On Fri, Jan 13, 2006 at 11:48:12AM -0800, Valerio G. Romano wrote:
> Hello all,
>
> I have a recent OpenbSD 3.8 install on a macppc. I am trying to decide
> what to use to have remote access to my network for which openbsd is the
> gateway with various roaming clients. All I really want to do is have a
> network drive or two show up on remote computers while they are roaming
> and reach my network via the internet cloud. So if my boss is in a
> hotel, she can reach the internet and then simply use her windows client
> to be on my network. The windows client can not be expected to log on to
> the openbsd box and renumber the remote network settings.

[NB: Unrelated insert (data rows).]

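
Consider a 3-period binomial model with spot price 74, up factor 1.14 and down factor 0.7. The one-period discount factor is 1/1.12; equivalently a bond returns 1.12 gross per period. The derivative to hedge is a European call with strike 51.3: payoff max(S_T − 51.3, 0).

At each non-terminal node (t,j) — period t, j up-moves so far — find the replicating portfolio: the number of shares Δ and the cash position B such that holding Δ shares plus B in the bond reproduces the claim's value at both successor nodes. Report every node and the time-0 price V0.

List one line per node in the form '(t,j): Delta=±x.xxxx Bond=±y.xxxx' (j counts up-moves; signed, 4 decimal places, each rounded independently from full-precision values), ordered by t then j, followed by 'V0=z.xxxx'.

(0,0): Delta=0.9780 Bond=-34.8444
(1,0): Delta=0.5990 Bond=-19.3932
(1,1): Delta=0.9891 Bond=-39.9606
(2,0): Delta=0.0000 Bond=0.0000
(2,1): Delta=0.6165 Bond=-22.7547
(2,2): Delta=1.0000 Bond=-45.8036
V0=37.5294

No-arbitrage ⇒ martingale measure with p* = (R−d)/(u−d) = 0.9545.
At expiry t=3: V(3,0)=0.0000, V(3,1)=0.0000, V(3,2)=16.0193, V(3,3)=58.3343
  t=2,j=0: stock 36.2600 → up 41.3364 (V=0.0000), down 25.3820 (V=0.0000). Price 0.0000; hedge Δ=0.0000, bond B=0.0000.
  t=2,j=1: stock 59.0520 → up 67.3193 (V=16.0193), down 41.3364 (V=0.0000). Price 13.6528; hedge Δ=0.6165, bond B=-22.7547.
  t=2,j=2: stock 96.1704 → up 109.6343 (V=58.3343), down 67.3193 (V=16.0193). Price 50.3668; hedge Δ=1.0000, bond B=-45.8036.
  t=1,j=0: stock 51.8000 → up 59.0520 (V=13.6528), down 36.2600 (V=0.0000). Price 11.6359; hedge Δ=0.5990, bond B=-19.3932.
  t=1,j=1: stock 84.3600 → up 96.1704 (V=50.3668), down 59.0520 (V=13.6528). Price 43.4804; hedge Δ=0.9891, bond B=-39.9606.
  t=0,j=0: stock 74.0000 → up 84.3600 (V=43.4804), down 51.8000 (V=11.6359). Price 37.5294; hedge Δ=0.9780, bond B=-34.8444.
The time-0 hedge costs 37.5294, which is the no-arbitrage price.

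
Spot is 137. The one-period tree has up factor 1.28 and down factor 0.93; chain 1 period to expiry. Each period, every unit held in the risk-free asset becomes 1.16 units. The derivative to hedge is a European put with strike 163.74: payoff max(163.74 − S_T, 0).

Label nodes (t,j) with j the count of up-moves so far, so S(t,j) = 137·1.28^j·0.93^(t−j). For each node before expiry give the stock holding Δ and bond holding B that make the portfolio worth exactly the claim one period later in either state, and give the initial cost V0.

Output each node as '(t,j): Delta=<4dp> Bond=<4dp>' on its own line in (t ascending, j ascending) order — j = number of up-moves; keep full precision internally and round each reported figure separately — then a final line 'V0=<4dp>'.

No-arbitrage ⇒ martingale measure with p* = (R−d)/(u−d) = 0.6571.
Terminal values V(1,·): V(1,0)=36.3300, V(1,1)=0.0000
Node (0,0) S=137.0000: V=(p*·0.0000+(1−p*)·36.3300)/1.16=10.7379; Δ=(0.0000−36.3300)/(175.3600−127.4100)=-0.7577; B=V−Δ·S=114.5379
Root portfolio cost Δ·137+B reproduces V0=10.7379.

(0,0): Delta=-0.7577 Bond=114.5379
V0=10.7379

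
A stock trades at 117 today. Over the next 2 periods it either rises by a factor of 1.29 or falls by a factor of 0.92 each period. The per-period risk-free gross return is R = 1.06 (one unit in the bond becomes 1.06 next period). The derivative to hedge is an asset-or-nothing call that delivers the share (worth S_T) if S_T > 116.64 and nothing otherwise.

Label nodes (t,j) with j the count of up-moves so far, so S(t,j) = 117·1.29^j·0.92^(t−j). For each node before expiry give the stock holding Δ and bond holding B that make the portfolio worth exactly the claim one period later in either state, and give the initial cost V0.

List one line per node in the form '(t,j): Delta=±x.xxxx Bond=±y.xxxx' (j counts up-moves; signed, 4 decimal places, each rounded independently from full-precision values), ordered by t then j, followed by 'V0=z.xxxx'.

The replicating-portfolio and risk-neutral prices coincide; use p* = (1.06−0.92)/(1.29−0.92) = 0.3784 for the latter.
Payoff layer (t=2): V(2,0)=0.0000, V(2,1)=138.8556, V(2,2)=194.6997
Node (1,0) S=107.6400: V=(p*·138.8556+(1−p*)·0.0000)/1.06=49.5660; Δ=(138.8556−0.0000)/(138.8556−99.0288)=3.4865; B=V−Δ·S=-325.7194
Node (1,1) S=150.9300: V=(p*·194.6997+(1−p*)·138.8556)/1.06=150.9300; Δ=(194.6997−138.8556)/(194.6997−138.8556)=1.0000; B=V−Δ·S=0.0000
Node (0,0) S=117.0000: V=(p*·150.9300+(1−p*)·49.5660)/1.06=82.9433; Δ=(150.9300−49.5660)/(150.9300−107.6400)=2.3415; B=V−Δ·S=-191.0134
Root portfolio cost Δ·117+B reproduces V0=82.9433.

(0,0): Delta=2.3415 Bond=-191.0134
(1,0): Delta=3.4865 Bond=-325.7194
(1,1): Delta=1.0000 Bond=0.0000
V0=82.9433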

> So I need a simple ipsec or ssl (or other) solution that will allow
> windows clients (hopefully any flavor of windows, but at least win2000+)

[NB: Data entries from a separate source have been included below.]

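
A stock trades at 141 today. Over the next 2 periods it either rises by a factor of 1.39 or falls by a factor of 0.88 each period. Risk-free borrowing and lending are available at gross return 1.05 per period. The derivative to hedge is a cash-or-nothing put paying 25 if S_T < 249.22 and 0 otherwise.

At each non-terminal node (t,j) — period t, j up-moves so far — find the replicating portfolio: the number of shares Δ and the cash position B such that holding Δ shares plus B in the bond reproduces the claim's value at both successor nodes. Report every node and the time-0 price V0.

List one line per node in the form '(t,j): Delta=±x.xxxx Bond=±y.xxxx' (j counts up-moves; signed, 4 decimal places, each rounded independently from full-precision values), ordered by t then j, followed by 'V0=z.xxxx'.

(0,0): Delta=-0.1104 Bond=35.7180
(1,0): Delta=0.0000 Bond=23.8095
(1,1): Delta=-0.2501 Bond=64.8926
V0=20.1562

Since d<R<u, set p* = (R−d)/(u−d) = 0.3333; price each node as the discounted p*-expectation of its children.
Payoff layer (t=2): V(2,0)=25.0000, V(2,1)=25.0000, V(2,2)=0.0000
(1,0): S=124.0800. Δ = (V_up−V_dn)/(S_up−S_dn) = (25.0000−25.0000)/(172.4712−109.1904) = 0.0000. V = [p*·25.0000 + (1−p*)·25.0000]/1.05 = 23.8095. B = V − Δ·S = 23.8095.
(1,1): S=195.9900. Δ = (V_up−V_dn)/(S_up−S_dn) = (0.0000−25.0000)/(272.4261−172.4712) = -0.2501. V = [p*·0.0000 + (1−p*)·25.0000]/1.05 = 15.8730. B = V − Δ·S = 64.8926.
(0,0): S=141.0000. Δ = (V_up−V_dn)/(S_up−S_dn) = (15.8730−23.8095)/(195.9900−124.0800) = -0.1104. V = [p*·15.8730 + (1−p*)·23.8095]/1.05 = 20.1562. B = V − Δ·S = 35.7180.
The time-0 hedge costs 20.1562, which is the no-arbitrage price.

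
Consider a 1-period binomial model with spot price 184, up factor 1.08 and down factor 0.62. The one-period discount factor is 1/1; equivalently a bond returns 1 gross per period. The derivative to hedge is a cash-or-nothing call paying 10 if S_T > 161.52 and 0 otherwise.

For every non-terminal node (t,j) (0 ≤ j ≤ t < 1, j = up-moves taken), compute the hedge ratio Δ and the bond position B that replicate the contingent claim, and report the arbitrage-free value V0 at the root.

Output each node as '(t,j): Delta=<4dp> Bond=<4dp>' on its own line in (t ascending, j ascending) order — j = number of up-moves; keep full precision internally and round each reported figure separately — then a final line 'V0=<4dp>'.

(0,0): Delta=0.1181 Bond=-13.4783
V0=8.2609

No-arbitrage ⇒ martingale measure with p* = (R−d)/(u−d) = 0.8261.
Terminal payoffs: V(1,0)=0.0000, V(1,1)=10.0000
Node (0,0) S=184.0000: V=(p*·10.0000+(1−p*)·0.0000)/1=8.2609; Δ=(10.0000−0.0000)/(198.7200−114.0800)=0.1181; B=V−Δ·S=-13.4783
Check: Δ(0,0)·S0 + B(0,0) = 8.2609 = V0.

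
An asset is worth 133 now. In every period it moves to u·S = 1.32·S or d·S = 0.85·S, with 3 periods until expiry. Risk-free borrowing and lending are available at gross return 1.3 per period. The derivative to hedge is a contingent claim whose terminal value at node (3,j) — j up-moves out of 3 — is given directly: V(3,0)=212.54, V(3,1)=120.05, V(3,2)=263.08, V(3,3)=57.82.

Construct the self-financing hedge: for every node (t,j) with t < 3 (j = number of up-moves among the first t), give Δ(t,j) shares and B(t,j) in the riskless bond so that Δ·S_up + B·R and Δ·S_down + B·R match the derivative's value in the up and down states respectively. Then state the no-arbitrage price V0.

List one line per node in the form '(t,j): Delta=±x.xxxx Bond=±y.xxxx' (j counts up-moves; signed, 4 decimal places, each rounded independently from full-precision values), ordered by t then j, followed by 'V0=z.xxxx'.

No-arbitrage ⇒ martingale measure with p* = (R−d)/(u−d) = 0.9574.
Terminal values V(3,·): V(3,0)=212.5400, V(3,1)=120.0500, V(3,2)=263.0800, V(3,3)=57.8200
(2,0): S=96.0925. Δ = (V_up−V_dn)/(S_up−S_dn) = (120.0500−212.5400)/(126.8421−81.6786) = -2.0479. V = [p*·120.0500 + (1−p*)·212.5400]/1.3 = 95.3736. B = V − Δ·S = 292.1609.
(2,1): S=149.2260. Δ = (V_up−V_dn)/(S_up−S_dn) = (263.0800−120.0500)/(196.9783−126.8421) = 2.0393. V = [p*·263.0800 + (1−p*)·120.0500]/1.3 = 197.6874. B = V − Δ·S = -106.6318.
(2,2): S=231.7392. Δ = (V_up−V_dn)/(S_up−S_dn) = (57.8200−263.0800)/(305.8957−196.9783) = -1.8845. V = [p*·57.8200 + (1−p*)·263.0800]/1.3 = 51.1957. B = V − Δ·S = 487.9191.
(1,0): S=113.0500. Δ = (V_up−V_dn)/(S_up−S_dn) = (197.6874−95.3736)/(149.2260−96.0925) = 1.9256. V = [p*·197.6874 + (1−p*)·95.3736]/1.3 = 148.7182. B = V − Δ·S = -68.9707.
(1,1): S=175.5600. Δ = (V_up−V_dn)/(S_up−S_dn) = (51.1957−197.6874)/(231.7392−149.2260) = -1.7754. V = [p*·51.1957 + (1−p*)·197.6874]/1.3 = 44.1765. B = V − Δ·S = 355.8609.
(0,0): S=133.0000. Δ = (V_up−V_dn)/(S_up−S_dn) = (44.1765−148.7182)/(175.5600−113.0500) = -1.6724. V = [p*·44.1765 + (1−p*)·148.7182]/1.3 = 37.4039. B = V − Δ·S = 259.8330.
Self-financing check: at every node Δ·S+B equals the discounted successor values.

(0,0): Delta=-1.6724 Bond=259.8330
(1,0): Delta=1.9256 Bond=-68.9707
(1,1): Delta=-1.7754 Bond=355.8609
(2,0): Delta=-2.0479 Bond=292.1609
(2,1): Delta=2.0393 Bond=-106.6318
(2,2): Delta=-1.8845 Bond=487.9191
V0=37.4039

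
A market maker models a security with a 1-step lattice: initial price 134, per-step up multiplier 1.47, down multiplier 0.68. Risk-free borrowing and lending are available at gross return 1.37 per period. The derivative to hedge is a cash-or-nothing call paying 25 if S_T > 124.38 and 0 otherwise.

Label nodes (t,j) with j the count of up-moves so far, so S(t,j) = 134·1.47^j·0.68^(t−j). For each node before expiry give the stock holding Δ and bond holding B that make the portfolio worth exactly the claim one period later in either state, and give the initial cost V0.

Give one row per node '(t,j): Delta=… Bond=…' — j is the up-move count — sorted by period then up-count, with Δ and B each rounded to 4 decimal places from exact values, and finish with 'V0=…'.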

> to log on and mount drives from the remote network. I would love to
> know the name of the openbsd package that is recommended and which free
> windows client goes with it, and maybe a howto on how to make them work
> together.
> I have read lots of documentation and it seems like lots of people are
> doing lots of different solutions. I am looking for a solution that
> offers some security and doesn't expect much knowledge from the windows
> client/user.
>
> What should I use?
I've tried both IPSec and OpenVPN. The former has lots of knobs
(probably too much), and the Windows implementation leaves quite a bit
to be desired.
I've especially had quite a few problems with certificates, which caused
large packets (as Windows' version does not seem to have the
fragmentation extension - neither, BTW, does OpenBSD; this was on Linux,
racoon/KAME), which caused the cheap SOHO NAT router to drop the
packets.
The second is less efficient, which is a big minus in my book, but
offers a limited GUI for Windows and actually works with NAT. It's
available as the openvpn package.
Both seem to be well-designed as far as security goes, though OpenBSD's
track record is (of course ;-) ) better.